Обсуждаем с политологом Станиславом Белковским, какую роль в завершении работ сыграло соглашение между Германией и США, заключенное 21 июля.
– «Северный поток-2» (СП-2) был и остается предметом взаимоотношений, в первую очередь, США и Германии. Хотя России кажется, что она здесь играет ключевую роль. А Украине – что она играет роль существенную. Это не совсем так.
При Дональде Трампе Вашингтон считал, что европейские союзники недостаточно лояльны США, что они должны закупать американский сжиженный газ (заметьте, во всей этой фразе ни разу не появляется слово «Украина»), а не трубопроводный у России (опять Украина не появилась). То есть, Украина не была аргументом и на той стадии.
На той стадии аргументом было: если США фактически оплачивают безопасность Евросоюза в рамках НАТО, то Европе надо покупать американский газ. Такова была позиция Трампа, поэтому он и был категорически против достройки СП-2.
Когда к власти пришел Джозеф Байден, выяснилось, что евроатлантическое единство и нерушимая дружба между США и ЕС дороже всех остальных соображений, и Германии, которая заинтересована в СП-2, дали его достроить. Германии, а не кому-то еще. Украина здесь играет третьестепенную роль.
А Россия, конечно, довольна, поскольку она была заинтересована в СП-2, хотя на каком-то этапе Владимир Путин мысленно, думаю, уже списал этот проект. Но то, что он реанимирован, что, оказывается, Россия не воспринимается как абсолютное зло, а может в контексте американо-европейского альянса восприниматься как конструктивная сила, для Кремля весьма приятно. Для самолюбия Путина решение вопроса о СП-2 было важно: мы дожали этот вопрос. То, что там звучали грозные оговорки – ну, к ним Россия уже привыкли и реагирует на это, скорее, формально, чем фактически. Обижается по должности, что называется, а не по душе.
Разногласия-то остались. И соглашение Германии и США по СП-2, судя по всему, ничего не меняет на мировой политической арене: чуть ли не сразу после этого Америка заявила – санкции, санкции...
– Это так. Разногласия по самым разным вопросам – по правам человека, по вооружениям, по использованию запрещенного химического оружия – они никуда не делись. И технологическая блокада России, как средство ограничения ее международных амбиций, останется. Потому что с 2014-го мы живем в условиях гибридной войны, и она не окончена. А вопрос СП-2 для США – локальный и в целом на систему американо-российских отношений это не очень повлияет.
Но тем не менее это скажется в хорошем смысле на международной политике.
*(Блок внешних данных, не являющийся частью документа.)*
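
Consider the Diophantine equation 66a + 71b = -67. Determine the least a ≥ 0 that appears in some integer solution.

56

gcd(71, 66) = 1  (71 = 1·66 + 5, 66 = 13·5 + 1, 5 = 5·1).
1 divides -67, so solutions exist.
Back-substituting, 66·(14) + 71·(-13) = 1.
Scale by -67/1 = -67: (a₀, b₀) = (-938, 871).
General solution: a = -938 + 71t, b = 871 - 66t for integer t.
a ≥ 0: smallest is -938 mod 71 = 56 (at t = 14), with b = -53.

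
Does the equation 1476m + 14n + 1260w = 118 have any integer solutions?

yes

gcd(1476, 14) = 2  (1476 = 105×14 + 6, 14 = 2×6 + 2, 6 = 3×2).
gcd(2, 1260) = 2.
2 divides 118, so integer solutions exist.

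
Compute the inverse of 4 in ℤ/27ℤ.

gcd(27, 4) = 1.
By Bézout, 4*(7) + 27*(-1) = 1.
So 4*7 ≡ 1 (mod 27), and 7 mod 27 = 7.

7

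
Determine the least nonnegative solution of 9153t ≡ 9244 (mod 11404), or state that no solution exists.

10260

gcd(11404, 9153) = 1  (11404 = 1·9153 + 2251, 9153 = 4·2251 + 149, 2251 = 15·149 + 16, 149 = 9·16 + 5, 16 = 3·5 + 1, 5 = 5·1).
1 divides 9244, so solutions exist.
Back-substituting, 9153·(-2143) + 11404·(1720) = 1.
So 9153·(-2143) ≡ 1 (mod 11404); multiply by 9244: t ≡ -19809892 (mod 11404).
Smallest nonnegative: t = -19809892 mod 11404 = 10260.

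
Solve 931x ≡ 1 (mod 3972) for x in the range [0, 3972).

2995

gcd(3972, 931) = 1  (3972 = 4×931 + 248, 931 = 3×248 + 187, 248 = 1×187 + 61, 187 = 3×61 + 4, 61 = 15×4 + 1, 4 = 4×1).
Back-substituting, 931×(-977) + 3972×(229) = 1.
So 931×-977 ≡ 1 (mod 3972), and -977 mod 3972 = 2995.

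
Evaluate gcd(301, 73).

gcd(301, 73):
  301 = 4×73 + 9
  73 = 8×9 + 1
  9 = 9×1
so gcd(301, 73) = 1.

1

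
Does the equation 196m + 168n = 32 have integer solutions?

no

gcd(196, 168) = 28  (196 = 1×168 + 28, 168 = 6×28).
28 does not divide 32 (remainder 4), so no integer solutions.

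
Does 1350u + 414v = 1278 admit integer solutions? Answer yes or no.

yes

gcd(1350, 414):
  1350 = 3*414 + 108
  414 = 3*108 + 90
  108 = 1*90 + 18
  90 = 5*18
so gcd(1350, 414) = 18.
18 divides 1278, so integer solutions exist.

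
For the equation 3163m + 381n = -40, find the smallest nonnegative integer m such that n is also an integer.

215

gcd(3163, 381) = 1  (3163 = 8·381 + 115, 381 = 3·115 + 36, 115 = 3·36 + 7, 36 = 5·7 + 1, 7 = 7·1).
1 divides -40, so solutions exist.
Back-substituting, 3163·(-53) + 381·(440) = 1.
Scale by -40/1 = -40: (m₀, n₀) = (2120, -17600).
General solution: m = 2120 + 381t, n = -17600 - 3163t for integer t.
m ≥ 0: smallest is 2120 mod 381 = 215 (at t = -5), with n = -1785.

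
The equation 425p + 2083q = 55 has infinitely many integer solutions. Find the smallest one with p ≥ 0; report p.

1544

gcd(2083, 425):
  2083 = 4×425 + 383
  425 = 1×383 + 42
  383 = 9×42 + 5
  42 = 8×5 + 2
  5 = 2×2 + 1
  2 = 2×1
so gcd(2083, 425) = 1.
1 divides 55, so solutions exist.
Back-substitute for Bézout coefficients:
  1 = 5 - 2×2
  ... = 425×(-843) + 2083×(172)
Scale by 55/1 = 55: (p₀, q₀) = (-46365, 9460).
General solution: p = -46365 + 2083t, q = 9460 - 425t for integer t.
p ≥ 0: smallest is -46365 mod 2083 = 1544 (at t = 23), with q = -315.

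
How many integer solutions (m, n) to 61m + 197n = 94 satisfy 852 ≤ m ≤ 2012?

6

gcd(197, 61):
  197 = 3*61 + 14
  61 = 4*14 + 5
  14 = 2*5 + 4
  5 = 1*4 + 1
  4 = 4*1
so gcd(197, 61) = 1.
Back-substitute for Bézout coefficients:
  1 = 5 - 1*4
  ... = 61*(42) + 197*(-13)
Scale by 94: particular solution (3948, -1222); reduce m mod 197: (8, -2).
General solution: m = 8 + 197t, n = -2 - 61t for integer t.
852 ≤ 8 + 197t ≤ 2012 gives t ∈ [5, 10], which is 6 values.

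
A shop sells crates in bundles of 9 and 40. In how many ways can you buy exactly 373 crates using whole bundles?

Need nonnegative integers with 9j + 40k = 373.
gcd(9, 40) = 1, and 9·(9) + 40·(-2) = 1.
So (j₀, k₀) = (3357, -746); general j = 3357 + 40t, k = -746 - 9t.
j ≥ 0 ⇒ t ≥ -83; k ≥ 0 ⇒ t ≤ -83. That's 1 value of t.

1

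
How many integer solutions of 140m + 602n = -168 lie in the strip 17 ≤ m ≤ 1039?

gcd(602, 140) = 14.
By Bézout, 140·(13) + 602·(-3) = 14.
Particular solution: (16, -4).
General solution: m = 16 + 43t, n = -4 - 10t for integer t.
17 ≤ 16 + 43t ≤ 1039 gives t ∈ [1, 23], which is 23 values.

23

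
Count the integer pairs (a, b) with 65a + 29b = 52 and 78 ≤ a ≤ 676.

21

gcd(65, 29):
  65 = 2·29 + 7
  29 = 4·7 + 1
  7 = 7·1
so gcd(65, 29) = 1.
Back-substitute for Bézout coefficients:
  1 = 29 - 4·7
  ... = 65·(-4) + 29·(9)
Scale by 52: particular solution (-208, 468); reduce a mod 29: (24, -52).
General solution: a = 24 + 29t, b = -52 - 65t for integer t.
78 ≤ 24 + 29t ≤ 676 gives t ∈ [2, 22], which is 21 values.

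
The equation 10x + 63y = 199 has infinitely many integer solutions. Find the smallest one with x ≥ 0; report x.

gcd(63, 10) = 1  (63 = 6*10 + 3, 10 = 3*3 + 1, 3 = 3*1).
1 divides 199, so solutions exist.
Back-substituting, 10*(19) + 63*(-3) = 1.
Scale by 199/1 = 199: (x₀, y₀) = (3781, -597).
General solution: x = 3781 + 63t, y = -597 - 10t for integer t.
x ≥ 0: smallest is 3781 mod 63 = 1 (at t = -60), with y = 3.

1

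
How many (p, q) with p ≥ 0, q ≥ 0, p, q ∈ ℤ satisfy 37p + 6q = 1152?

6

gcd(37, 6) = 1  (37 = 6·6 + 1, 6 = 6·1).
Back-substituting, 37·(1) + 6·(-6) = 1.
Scale by 1152: one solution is (1152, -6912). Reduce p mod 6: (0, 192).
General: p = 0 + 6t, q = 192 - 37t.
p ≥ 0 ⇒ t ≥ 0; q ≥ 0 ⇒ t ≤ 5. So t ∈ [0, 5]: 6 solutions.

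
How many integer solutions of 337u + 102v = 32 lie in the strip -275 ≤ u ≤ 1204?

gcd(337, 102):
  337 = 3×102 + 31
  102 = 3×31 + 9
  31 = 3×9 + 4
  9 = 2×4 + 1
  4 = 4×1
so gcd(337, 102) = 1.
Back-substitute for Bézout coefficients:
  1 = 9 - 2×4
  ... = 337×(-23) + 102×(76)
Scale by 32: particular solution (-736, 2432); reduce u mod 102: (80, -264).
General solution: u = 80 + 102t, v = -264 - 337t for integer t.
-275 ≤ 80 + 102t ≤ 1204 gives t ∈ [-3, 11], which is 15 values.

15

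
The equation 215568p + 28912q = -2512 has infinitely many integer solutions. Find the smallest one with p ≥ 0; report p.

gcd(215568, 28912):
  215568 = 7·28912 + 13184
  28912 = 2·13184 + 2544
  13184 = 5·2544 + 464
  2544 = 5·464 + 224
  464 = 2·224 + 16
  224 = 14·16
so gcd(215568, 28912) = 16.
16 divides -2512, so solutions exist.
Back-substitute for Bézout coefficients:
  16 = 464 - 2·224
  ... = 215568·(125) + 28912·(-932)
Scale by -2512/16 = -157: (p₀, q₀) = (-19625, 146324).
General solution: p = -19625 + 1807t, q = 146324 - 13473t for integer t.
p ≥ 0: smallest is -19625 mod 1807 = 252 (at t = 11), with q = -1879.

252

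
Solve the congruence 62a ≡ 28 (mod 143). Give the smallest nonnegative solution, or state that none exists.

gcd(143, 62):
  143 = 2·62 + 19
  62 = 3·19 + 5
  19 = 3·5 + 4
  5 = 1·4 + 1
  4 = 4·1
so gcd(143, 62) = 1.
1 divides 28, so solutions exist.
Back-substitute for Bézout coefficients:
  1 = 5 - 1·4
  ... = 62·(30) + 143·(-13)
So 62·(30) ≡ 1 (mod 143); multiply by 28: a ≡ 840 (mod 143).
Smallest nonnegative: a = 840 mod 143 = 125.

125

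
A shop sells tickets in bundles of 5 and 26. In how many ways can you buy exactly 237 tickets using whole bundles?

2

Need nonnegative integers with 5j + 26k = 237.
gcd(5, 26) = 1, and 5·(-5) + 26·(1) = 1.
So (j₀, k₀) = (-1185, 237); general j = -1185 + 26t, k = 237 - 5t.
j ≥ 0 ⇒ t ≥ 46; k ≥ 0 ⇒ t ≤ 47. That's 2 values of t.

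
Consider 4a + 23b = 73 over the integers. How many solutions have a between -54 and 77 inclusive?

gcd(23, 4) = 1.
By Bézout, 4×(6) + 23×(-1) = 1.
Particular solution: (1, 3).
General solution: a = 1 + 23t, b = 3 - 4t for integer t.
-54 ≤ 1 + 23t ≤ 77 gives t ∈ [-2, 3], which is 6 values.

6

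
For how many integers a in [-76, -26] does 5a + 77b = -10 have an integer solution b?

0

gcd(77, 5):
  77 = 15*5 + 2
  5 = 2*2 + 1
  2 = 2*1
so gcd(77, 5) = 1.
Back-substitute for Bézout coefficients:
  1 = 5 - 2*2
  ... = 5*(31) + 77*(-2)
Scale by -10: particular solution (-310, 20); reduce a mod 77: (75, -5).
General solution: a = 75 + 77t, b = -5 - 5t for integer t.
-76 ≤ 75 + 77t ≤ -26 gives t ∈ [-1, -2], which is 0 values.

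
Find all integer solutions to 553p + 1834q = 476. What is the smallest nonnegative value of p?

170

gcd(1834, 553) = 7  (1834 = 3*553 + 175, 553 = 3*175 + 28, 175 = 6*28 + 7, 28 = 4*7).
7 divides 476, so solutions exist.
Back-substituting, 553*(-63) + 1834*(19) = 7.
Scale by 476/7 = 68: (p₀, q₀) = (-4284, 1292).
General solution: p = -4284 + 262t, q = 1292 - 79t for integer t.
p ≥ 0: smallest is -4284 mod 262 = 170 (at t = 17), with q = -51.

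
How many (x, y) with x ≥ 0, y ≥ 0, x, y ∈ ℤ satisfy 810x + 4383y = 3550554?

9

gcd(4383, 810) = 9.
By Bézout, 810·(92) + 4383·(-17) = 9.
One solution: (390, 738).
General: x = 390 + 487t, y = 738 - 90t.
x ≥ 0 ⇒ t ≥ 0; y ≥ 0 ⇒ t ≤ 8. So t ∈ [0, 8]: 9 solutions.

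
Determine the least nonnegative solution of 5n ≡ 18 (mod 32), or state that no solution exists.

gcd(32, 5) = 1  (32 = 6·5 + 2, 5 = 2·2 + 1, 2 = 2·1).
1 divides 18, so solutions exist.
Back-substituting, 5·(13) + 32·(-2) = 1.
So 5·(13) ≡ 1 (mod 32); multiply by 18: n ≡ 234 (mod 32).
Smallest nonnegative: n = 234 mod 32 = 10.

10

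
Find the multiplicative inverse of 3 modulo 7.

gcd(7, 3) = 1.
By Bézout, 3·(-2) + 7·(1) = 1.
So 3·-2 ≡ 1 (mod 7), and -2 mod 7 = 5.

5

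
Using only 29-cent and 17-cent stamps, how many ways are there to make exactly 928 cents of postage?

Need nonnegative integers with 29j + 17k = 928.
gcd(29, 17) = 1, and 29·(-7) + 17·(12) = 1.
So (j₀, k₀) = (-6496, 11136); general j = -6496 + 17t, k = 11136 - 29t.
j ≥ 0 ⇒ t ≥ 383; k ≥ 0 ⇒ t ≤ 384. That's 2 values of t.

2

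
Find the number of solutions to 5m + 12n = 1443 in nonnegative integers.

24

gcd(12, 5):
  12 = 2·5 + 2
  5 = 2·2 + 1
  2 = 2·1
so gcd(12, 5) = 1.
Back-substitute for Bézout coefficients:
  1 = 5 - 2·2
  ... = 5·(5) + 12·(-2)
Scale by 1443: one solution is (7215, -2886). Reduce m mod 12: (3, 119).
General: m = 3 + 12t, n = 119 - 5t.
m ≥ 0 ⇒ t ≥ 0; n ≥ 0 ⇒ t ≤ 23. So t ∈ [0, 23]: 24 solutions.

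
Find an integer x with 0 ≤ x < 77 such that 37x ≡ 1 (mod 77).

25

gcd(77, 37) = 1  (77 = 2·37 + 3, 37 = 12·3 + 1, 3 = 3·1).
Back-substituting, 37·(25) + 77·(-12) = 1.
So 37·25 ≡ 1 (mod 77), and 25 mod 77 = 25.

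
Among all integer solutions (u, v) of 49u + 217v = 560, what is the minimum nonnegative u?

7

gcd(217, 49):
  217 = 4×49 + 21
  49 = 2×21 + 7
  21 = 3×7
so gcd(217, 49) = 7.
7 divides 560, so solutions exist.
Back-substitute for Bézout coefficients:
  7 = 49 - 2×21
  ... = 49×(9) + 217×(-2)
Scale by 560/7 = 80: (u₀, v₀) = (720, -160).
General solution: u = 720 + 31t, v = -160 - 7t for integer t.
u ≥ 0: smallest is 720 mod 31 = 7 (at t = -23), with v = 1.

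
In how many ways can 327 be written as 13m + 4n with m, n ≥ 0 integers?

gcd(13, 4) = 1.
By Bézout, 13*(1) + 4*(-3) = 1.
One solution: (3, 72).
General: m = 3 + 4t, n = 72 - 13t.
m ≥ 0 ⇒ t ≥ 0; n ≥ 0 ⇒ t ≤ 5. So t ∈ [0, 5]: 6 solutions.

6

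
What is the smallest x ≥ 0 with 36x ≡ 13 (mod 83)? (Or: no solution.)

gcd(83, 36) = 1.
1 divides 13, so solutions exist.
By Bézout, 36*(30) + 83*(-13) = 1.
So 36*(30) ≡ 1 (mod 83); multiply by 13: x ≡ 390 (mod 83).
Smallest nonnegative: x = 390 mod 83 = 58.

58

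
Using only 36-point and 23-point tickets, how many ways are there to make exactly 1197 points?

Need nonnegative integers with 36j + 23k = 1197.
gcd(36, 23) = 1, and 36·(-7) + 23·(11) = 1.
So (j₀, k₀) = (-8379, 13167); general j = -8379 + 23t, k = 13167 - 36t.
j ≥ 0 ⇒ t ≥ 365; k ≥ 0 ⇒ t ≤ 365. That's 1 value of t.

1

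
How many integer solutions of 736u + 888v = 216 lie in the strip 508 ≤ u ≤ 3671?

28

gcd(888, 736) = 8.
By Bézout, 736×(35) + 888×(-29) = 8.
Particular solution: (57, -47).
General solution: u = 57 + 111t, v = -47 - 92t for integer t.
508 ≤ 57 + 111t ≤ 3671 gives t ∈ [5, 32], which is 28 values.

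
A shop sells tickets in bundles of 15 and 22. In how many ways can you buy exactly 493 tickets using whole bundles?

Need nonnegative integers with 15j + 22k = 493.
gcd(15, 22) = 1, and 15·(3) + 22·(-2) = 1.
So (j₀, k₀) = (1479, -986); general j = 1479 + 22t, k = -986 - 15t.
j ≥ 0 ⇒ t ≥ -67; k ≥ 0 ⇒ t ≤ -66. That's 2 values of t.

2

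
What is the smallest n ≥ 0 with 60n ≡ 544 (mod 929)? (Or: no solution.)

gcd(929, 60) = 1  (929 = 15·60 + 29, 60 = 2·29 + 2, 29 = 14·2 + 1, 2 = 2·1).
1 divides 544, so solutions exist.
Back-substituting, 60·(-449) + 929·(29) = 1.
So 60·(-449) ≡ 1 (mod 929); multiply by 544: n ≡ -244256 (mod 929).
Smallest nonnegative: n = -244256 mod 929 = 71.

71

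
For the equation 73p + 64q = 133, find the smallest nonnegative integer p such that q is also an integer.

gcd(73, 64) = 1.
1 divides 133, so solutions exist.
By Bézout, 73*(-7) + 64*(8) = 1.
Scale by 133/1 = 133: (p₀, q₀) = (-931, 1064).
General solution: p = -931 + 64t, q = 1064 - 73t for integer t.
p ≥ 0: smallest is -931 mod 64 = 29 (at t = 15), with q = -31.

29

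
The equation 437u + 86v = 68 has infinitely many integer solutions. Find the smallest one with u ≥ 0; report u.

gcd(437, 86) = 1.
1 divides 68, so solutions exist.
By Bézout, 437*(37) + 86*(-188) = 1.
Scale by 68/1 = 68: (u₀, v₀) = (2516, -12784).
General solution: u = 2516 + 86t, v = -12784 - 437t for integer t.
u ≥ 0: smallest is 2516 mod 86 = 22 (at t = -29), with v = -111.

22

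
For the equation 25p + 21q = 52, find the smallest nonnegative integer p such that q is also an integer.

13

gcd(25, 21) = 1.
1 divides 52, so solutions exist.
By Bézout, 25*(-5) + 21*(6) = 1.
Scale by 52/1 = 52: (p₀, q₀) = (-260, 312).
General solution: p = -260 + 21t, q = 312 - 25t for integer t.
p ≥ 0: smallest is -260 mod 21 = 13 (at t = 13), with q = -13.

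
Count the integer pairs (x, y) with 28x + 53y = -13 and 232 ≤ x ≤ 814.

gcd(53, 28) = 1  (53 = 1·28 + 25, 28 = 1·25 + 3, 25 = 8·3 + 1, 3 = 3·1).
Back-substituting, 28·(-17) + 53·(9) = 1.
Scale by -13: particular solution (221, -117); reduce x mod 53: (9, -5).
General solution: x = 9 + 53t, y = -5 - 28t for integer t.
232 ≤ 9 + 53t ≤ 814 gives t ∈ [5, 15], which is 11 values.

11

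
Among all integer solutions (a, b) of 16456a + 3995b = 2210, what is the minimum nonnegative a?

gcd(16456, 3995):
  16456 = 4·3995 + 476
  3995 = 8·476 + 187
  476 = 2·187 + 102
  187 = 1·102 + 85
  102 = 1·85 + 17
  85 = 5·17
so gcd(16456, 3995) = 17.
17 divides 2210, so solutions exist.
Back-substitute for Bézout coefficients:
  17 = 102 - 1·85
  ... = 16456·(42) + 3995·(-173)
Scale by 2210/17 = 130: (a₀, b₀) = (5460, -22490).
General solution: a = 5460 + 235t, b = -22490 - 968t for integer t.
a ≥ 0: smallest is 5460 mod 235 = 55 (at t = -23), with b = -226.

55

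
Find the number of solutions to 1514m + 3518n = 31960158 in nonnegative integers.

12

gcd(3518, 1514):
  3518 = 2×1514 + 490
  1514 = 3×490 + 44
  490 = 11×44 + 6
  44 = 7×6 + 2
  6 = 3×2
so gcd(3518, 1514) = 2.
Back-substitute for Bézout coefficients:
  2 = 44 - 7×6
  ... = 1514×(560) + 3518×(-241)
Scale by 15980079: one solution is (8948844240, -3851199039). Reduce m mod 1759: (341, 8938).
General: m = 341 + 1759t, n = 8938 - 757t.
m ≥ 0 ⇒ t ≥ 0; n ≥ 0 ⇒ t ≤ 11. So t ∈ [0, 11]: 12 solutions.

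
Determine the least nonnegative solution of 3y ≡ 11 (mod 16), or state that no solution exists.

9

gcd(16, 3):
  16 = 5×3 + 1
  3 = 3×1
so gcd(16, 3) = 1.
1 divides 11, so solutions exist.
Back-substitute for Bézout coefficients:
  1 = 16 - 5×3
  ... = 3×(-5) + 16×(1)
So 3×(-5) ≡ 1 (mod 16); multiply by 11: y ≡ -55 (mod 16).
Smallest nonnegative: y = -55 mod 16 = 9.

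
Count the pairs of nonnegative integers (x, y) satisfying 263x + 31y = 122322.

15

gcd(263, 31) = 1  (263 = 8×31 + 15, 31 = 2×15 + 1, 15 = 15×1).
Back-substituting, 263×(-2) + 31×(17) = 1.
Scale by 122322: one solution is (-244644, 2079474). Reduce x mod 31: (8, 3878).
General: x = 8 + 31t, y = 3878 - 263t.
x ≥ 0 ⇒ t ≥ 0; y ≥ 0 ⇒ t ≤ 14. So t ∈ [0, 14]: 15 solutions.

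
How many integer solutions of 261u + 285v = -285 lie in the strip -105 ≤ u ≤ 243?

gcd(285, 261) = 3  (285 = 1·261 + 24, 261 = 10·24 + 21, 24 = 1·21 + 3, 21 = 7·3).
Back-substituting, 261·(-12) + 285·(11) = 3.
Scale by -95: particular solution (1140, -1045); reduce u mod 95: (0, -1).
General solution: u = 0 + 95t, v = -1 - 87t for integer t.
-105 ≤ 0 + 95t ≤ 243 gives t ∈ [-1, 2], which is 4 values.

4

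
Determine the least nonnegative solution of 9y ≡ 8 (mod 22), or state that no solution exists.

gcd(22, 9):
  22 = 2*9 + 4
  9 = 2*4 + 1
  4 = 4*1
so gcd(22, 9) = 1.
1 divides 8, so solutions exist.
Back-substitute for Bézout coefficients:
  1 = 9 - 2*4
  ... = 9*(5) + 22*(-2)
So 9*(5) ≡ 1 (mod 22); multiply by 8: y ≡ 40 (mod 22).
Smallest nonnegative: y = 40 mod 22 = 18.

18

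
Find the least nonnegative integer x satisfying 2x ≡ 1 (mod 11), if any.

6

gcd(11, 2) = 1  (11 = 5·2 + 1, 2 = 2·1).
1 divides 1, so solutions exist.
Back-substituting, 2·(-5) + 11·(1) = 1.
So 2·(-5) ≡ 1 (mod 11); multiply by 1: x ≡ -5 (mod 11).
Smallest nonnegative: x = -5 mod 11 = 6.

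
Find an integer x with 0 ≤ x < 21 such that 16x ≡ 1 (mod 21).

4

gcd(21, 16):
  21 = 1×16 + 5
  16 = 3×5 + 1
  5 = 5×1
so gcd(21, 16) = 1.
Back-substitute for Bézout coefficients:
  1 = 16 - 3×5
  ... = 16×(4) + 21×(-3)
So 16×4 ≡ 1 (mod 21), and 4 mod 21 = 4.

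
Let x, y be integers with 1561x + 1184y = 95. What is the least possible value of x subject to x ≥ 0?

gcd(1561, 1184):
  1561 = 1×1184 + 377
  1184 = 3×377 + 53
  377 = 7×53 + 6
  53 = 8×6 + 5
  6 = 1×5 + 1
  5 = 5×1
so gcd(1561, 1184) = 1.
1 divides 95, so solutions exist.
Back-substitute for Bézout coefficients:
  1 = 6 - 1×5
  ... = 1561×(201) + 1184×(-265)
Scale by 95/1 = 95: (x₀, y₀) = (19095, -25175).
General solution: x = 19095 + 1184t, y = -25175 - 1561t for integer t.
x ≥ 0: smallest is 19095 mod 1184 = 151 (at t = -16), with y = -199.

151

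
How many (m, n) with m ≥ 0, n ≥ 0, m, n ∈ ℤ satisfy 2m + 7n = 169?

12

gcd(7, 2) = 1.
By Bézout, 2·(-3) + 7·(1) = 1.
One solution: (4, 23).
General: m = 4 + 7t, n = 23 - 2t.
m ≥ 0 ⇒ t ≥ 0; n ≥ 0 ⇒ t ≤ 11. So t ∈ [0, 11]: 12 solutions.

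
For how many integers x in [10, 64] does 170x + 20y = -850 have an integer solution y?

27

gcd(170, 20) = 10  (170 = 8·20 + 10, 20 = 2·10).
Back-substituting, 170·(1) + 20·(-8) = 10.
Scale by -85: particular solution (-85, 680); reduce x mod 2: (1, -51).
General solution: x = 1 + 2t, y = -51 - 17t for integer t.
10 ≤ 1 + 2t ≤ 64 gives t ∈ [5, 31], which is 27 values.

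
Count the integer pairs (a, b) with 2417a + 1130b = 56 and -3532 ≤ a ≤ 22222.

23

gcd(2417, 1130) = 1.
By Bézout, 2417·(-547) + 1130·(1170) = 1.
Particular solution: (1008, -2156).
General solution: a = 1008 + 1130t, b = -2156 - 2417t for integer t.
-3532 ≤ 1008 + 1130t ≤ 22222 gives t ∈ [-4, 18], which is 23 values.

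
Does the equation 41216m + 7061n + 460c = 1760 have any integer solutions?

gcd(41216, 7061) = 23.
gcd(23, 460) = 23.
23 does not divide 1760 (remainder 12), so no integer solutions.

no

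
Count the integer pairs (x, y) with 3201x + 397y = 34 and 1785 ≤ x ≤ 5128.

8

gcd(3201, 397) = 1  (3201 = 8*397 + 25, 397 = 15*25 + 22, 25 = 1*22 + 3, 22 = 7*3 + 1, 3 = 3*1).
Back-substituting, 3201*(-127) + 397*(1024) = 1.
Scale by 34: particular solution (-4318, 34816); reduce x mod 397: (49, -395).
General solution: x = 49 + 397t, y = -395 - 3201t for integer t.
1785 ≤ 49 + 397t ≤ 5128 gives t ∈ [5, 12], which is 8 values.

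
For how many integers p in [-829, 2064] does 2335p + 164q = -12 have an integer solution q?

18

gcd(2335, 164) = 1.
By Bézout, 2335×(-21) + 164×(299) = 1.
Particular solution: (88, -1253).
General solution: p = 88 + 164t, q = -1253 - 2335t for integer t.
-829 ≤ 88 + 164t ≤ 2064 gives t ∈ [-5, 12], which is 18 values.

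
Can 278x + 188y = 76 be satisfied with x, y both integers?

yes

gcd(278, 188) = 2  (278 = 1*188 + 90, 188 = 2*90 + 8, 90 = 11*8 + 2, 8 = 4*2).
2 divides 76, so integer solutions exist.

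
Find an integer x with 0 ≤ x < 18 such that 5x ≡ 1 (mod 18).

gcd(18, 5):
  18 = 3·5 + 3
  5 = 1·3 + 2
  3 = 1·2 + 1
  2 = 2·1
so gcd(18, 5) = 1.
Back-substitute for Bézout coefficients:
  1 = 3 - 1·2
  ... = 5·(-7) + 18·(2)
So 5·-7 ≡ 1 (mod 18), and -7 mod 18 = 11.

11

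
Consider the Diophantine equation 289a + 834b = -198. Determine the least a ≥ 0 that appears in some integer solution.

816

gcd(834, 289) = 1.
1 divides -198, so solutions exist.
By Bézout, 289×(-101) + 834×(35) = 1.
Scale by -198/1 = -198: (a₀, b₀) = (19998, -6930).
General solution: a = 19998 + 834t, b = -6930 - 289t for integer t.
a ≥ 0: smallest is 19998 mod 834 = 816 (at t = -23), with b = -283.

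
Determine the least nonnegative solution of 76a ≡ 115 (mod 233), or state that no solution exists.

gcd(233, 76) = 1  (233 = 3·76 + 5, 76 = 15·5 + 1, 5 = 5·1).
1 divides 115, so solutions exist.
Back-substituting, 76·(46) + 233·(-15) = 1.
So 76·(46) ≡ 1 (mod 233); multiply by 115: a ≡ 5290 (mod 233).
Smallest nonnegative: a = 5290 mod 233 = 164.

164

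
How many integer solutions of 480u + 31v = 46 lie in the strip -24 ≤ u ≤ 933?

gcd(480, 31) = 1  (480 = 15×31 + 15, 31 = 2×15 + 1, 15 = 15×1).
Back-substituting, 480×(-2) + 31×(31) = 1.
Scale by 46: particular solution (-92, 1426); reduce u mod 31: (1, -14).
General solution: u = 1 + 31t, v = -14 - 480t for integer t.
-24 ≤ 1 + 31t ≤ 933 gives t ∈ [0, 30], which is 31 values.

31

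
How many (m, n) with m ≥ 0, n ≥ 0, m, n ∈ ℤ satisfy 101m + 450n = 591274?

gcd(450, 101):
  450 = 4*101 + 46
  101 = 2*46 + 9
  46 = 5*9 + 1
  9 = 9*1
so gcd(450, 101) = 1.
Back-substitute for Bézout coefficients:
  1 = 46 - 5*9
  ... = 101*(-49) + 450*(11)
Scale by 591274: one solution is (-28972426, 6504014). Reduce m mod 450: (374, 1230).
General: m = 374 + 450t, n = 1230 - 101t.
m ≥ 0 ⇒ t ≥ 0; n ≥ 0 ⇒ t ≤ 12. So t ∈ [0, 12]: 13 solutions.

13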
Я за, потому что, когда Владимир Путин деневротизирован, когда ему кажется, что если с ним и не хотят дружить, то, по крайней мере, могут договариваться. Надо сказать, что он вообще был крайне оптимистичен после женевской встречи с Джозефом Байденом. И, видимо, остается оптимистичен, поскольку увидел перед собой (как он рассказывал своим близким людям) человека, с одной стороны, избавленного от высокомерия Барака Обамы, с другой – избавленного от некомпетентности Дональда Трампа. То есть, весьма подготовленного старика, с которым в принципе можно разговаривать и иметь дело. Такой Путин более готов и способен на разные компромиссы.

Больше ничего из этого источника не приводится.